Alan Carlisle, Padre Dam Water District’s CEO, said even though state law gives JPAs special powers that exempt it from having to submit plans to cities, the new MOU will give Santee deep insight into all the aspects of the project, including full access to all plans and documents and the ability to weigh in on what the agency is doing.
“We wanted to enter an MOU to talk about the project. The MOU describes a way for the JPA to share plans and documents with the city. The city will provide review and comment on the plans, and will meet on a periodic basis,” Carlisle said. “There will be great communication between the city and the JPA on every aspect of this project.”
While Padre Dam is where the project is located and PDWD is the lead manager, the JPA consists of four agencies: PDWD, San Diego County, the city of El Cajon, the Helix Water District.
The reason for creating regional JPA is simple. It costs a whole lot to build and run a sewage reclamation plant, and PDWD realized early on it needed partners, Carlisle said.
He gave a rough estimate for the project at “north of $600 million.” In earlier reports, the agency revealed the total estimate, including design and engineering costs, to be at least $660 million.
The Advanced Water Purification project got going in 2014 and is similar to several other water reclamation projects in the state, including one being built by the city of San Diego called Pure Water.
The concept is simple but difficult for many to accept: Instead of dispensing of all our sewage into the Pacific Ocean as now done, send the effluent into a series of extensive treatment stages including reverse osmosis and advanced oxidation so that it is transformed to near-distilled quality.
Under the final stage of AWP treatment, the drinkable water will be pumped to Lake Jennings, where it will blend in with that natural water and undergo one more treatment cycle before being distributed to the various agencies and their customers.
All this is taking place because nearly all the water in Southern California comes from the Colorado River, a dwindling resource that has only steadily increased in cost in recent years.
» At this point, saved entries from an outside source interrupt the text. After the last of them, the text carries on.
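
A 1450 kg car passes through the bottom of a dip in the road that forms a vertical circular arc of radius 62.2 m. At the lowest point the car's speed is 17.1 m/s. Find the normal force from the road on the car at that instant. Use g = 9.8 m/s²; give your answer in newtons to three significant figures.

21000 N

At the lowest point, N points up (toward the centre) and the weight mg points down (away from the centre), so the net inward force is N − mg = mv²/r.
N = m(v²/r + g) = 1450 × ((17.1)²/62.2 + 9.8) = 1450 × (4.701 + 9.8) = 1450 × 14.50 = 21030 N.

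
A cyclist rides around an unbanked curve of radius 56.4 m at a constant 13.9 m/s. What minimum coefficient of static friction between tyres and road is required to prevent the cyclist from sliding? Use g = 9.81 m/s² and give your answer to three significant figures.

Friction provides the centripetal force: μ_s m g = m v²/r, so μ_s = v²/(g r) = (13.90)²/(9.81 × 56.4) = 193.2/553.3 = 0.3492.

0.349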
Creating a new water source will ensure the region has a sustainable water supply, and provide up to 30 percent of the area’s needs, according to the plan.
In fact, when the project is expected to be completed in 2026, it will treat about 16 million gallons daily, and have the capacity to expand to treat 18 million gallons daily (MGD). Because Californians have been aggressively conserving their water intake in recent years, this volume should be more than sufficient to handle the region’s needs even with an expected population surge, Carlisle said.
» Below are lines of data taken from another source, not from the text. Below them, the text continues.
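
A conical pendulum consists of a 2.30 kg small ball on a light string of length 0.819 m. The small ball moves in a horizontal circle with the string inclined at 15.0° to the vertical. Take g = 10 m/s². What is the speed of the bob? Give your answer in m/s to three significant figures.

0.754 m/s

The radius of the circle is r = L sinθ = 0.819 × sin 15.0° = 0.2120 m.
Horizontally T sinθ = mv²/r and vertically T cosθ = mg, so tanθ = v²/(rg).
v = √(r g tanθ) = √(0.2120 × 10.0 × 0.2679) = √0.5680 = 0.7536 m/s.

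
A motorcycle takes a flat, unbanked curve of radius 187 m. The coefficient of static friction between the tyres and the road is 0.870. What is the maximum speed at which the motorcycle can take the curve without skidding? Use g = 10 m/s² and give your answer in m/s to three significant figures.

40.3 m/s

The only inward force on a level bend is static friction, so at the limit f_s = μ_s N = μ_s m g = m v²/r.
Mass cancels: v_max = √(μ_s g r) = √(0.870 × 10.0 × 187) = √1627 = 40.33 m/s.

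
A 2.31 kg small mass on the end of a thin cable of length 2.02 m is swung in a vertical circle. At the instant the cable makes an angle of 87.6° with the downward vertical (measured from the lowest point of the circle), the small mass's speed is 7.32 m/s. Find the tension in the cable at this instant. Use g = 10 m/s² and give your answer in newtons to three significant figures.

62.2 N

Take the radial direction toward the centre of the circle as positive. The component of the weight along the string toward the centre is −mg cos φ (φ measured from the bottom), so Newton's second law along the string gives T − mg cos φ = m v²/r.
cos 87.6° = 0.04188, so T = m(v²/r + g cos φ) = 2.31 × ((7.32)²/2.02 + 10.0 × 0.04188) = 2.31 × (26.53 + (0.4188)) = 2.31 × 26.94 = 62.24 N.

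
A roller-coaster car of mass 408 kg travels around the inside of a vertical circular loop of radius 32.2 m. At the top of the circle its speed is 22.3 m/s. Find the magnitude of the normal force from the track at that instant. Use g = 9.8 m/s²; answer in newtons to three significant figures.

2300 N

At the top, both N and the weight mg point inward (toward the centre), so N + mg = mv²/r.
N = m(v²/r − g) = 408 × ((22.3)²/32.2 − 9.8) = 408 × (15.44 − 9.8) = 408 × 5.644 = 2303 N.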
“We just don’t think we’re going to need the18 (MGD), I think 16 is going to do us for a very long time,” he said.
Mayor John Minto lauded PDWD and the foresight the district has demonstrated in its quest for water reliability. “With this project, plus all the conservation (residents are doing) we’re planning for the future, and not just 2026, but way out into the future, making sure we have a volume of sustainable water for our region.”
Carlisle noted the JPA has obtained $131 million in various grants and other incentives, as well as $101 million in low interest (about 2 percent) loans to pay for the AWP. He said next month the JPA will announce another $500 million in federal and state loans, also at interest rates well below market.
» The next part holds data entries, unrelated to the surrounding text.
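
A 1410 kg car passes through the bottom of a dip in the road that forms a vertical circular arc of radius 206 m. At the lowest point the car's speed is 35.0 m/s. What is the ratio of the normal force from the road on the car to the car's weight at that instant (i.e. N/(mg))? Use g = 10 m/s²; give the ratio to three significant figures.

1.59

At the bottom, N − mg = mv²/r, so N = m(v²/r + g) and N/(mg) = v²/(rg) + 1 = (35.0)²/(206 × 10.0) + 1 = 0.5947 + 1 = 1.595.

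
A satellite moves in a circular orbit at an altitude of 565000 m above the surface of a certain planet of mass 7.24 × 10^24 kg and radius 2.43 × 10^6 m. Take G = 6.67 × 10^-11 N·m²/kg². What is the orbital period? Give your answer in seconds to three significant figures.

r = R + h = 2.43 × 10^6 + 565000 = 2.995 × 10^6 m. Gravity provides the centripetal force: G M m / r² = m v² / r ⇒ v = √(GM/r) = 12700 m/s.
T = 2πr/v = 2π × 2.995 × 10^6 / 12700 = 1482 s.

1480 s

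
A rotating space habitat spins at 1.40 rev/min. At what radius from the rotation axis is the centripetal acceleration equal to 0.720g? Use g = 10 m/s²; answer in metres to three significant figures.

335 m

ω = 1.40 rev/min × 2π/60 = 0.1466 rad/s.
a_c = ω²r = 0.720g ⇒ r = 0.720 × 10.0 / (0.1466)² = 7.200/0.02149 = 335.0 m.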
PDWD spokeswoman Melissa McChesney would not say whether the AWP program would increase bills for PDWD customers, who have been paying some of the highest rates in the nation for years.
McChesney said the program “is expected to be cost competitive with imported water and will also help control wastewater costs locally.”
She added that initial results of a staff analysis show that the project is a smart investment. “Staff and the elected officials of each partner agency continue to proactively consider and analyze this information and continue to work hard to ensure the project is a cost-effective water supply option,” she said in an email.
Earlier this month, PDWD announced it will use a $1.15 million rebate it received from the County Water Authority for a reduction or elimination of an anticipated water rate increase next year. The district was unable to say whether the rebate would cover the entire anticipated increase in water costs next year, but should cover most of it.
The rebate was the result of about a decade of litigation between CWA and Los Angeles-based Metropolitan Water District over water charges to MWD’s 24 member agencies.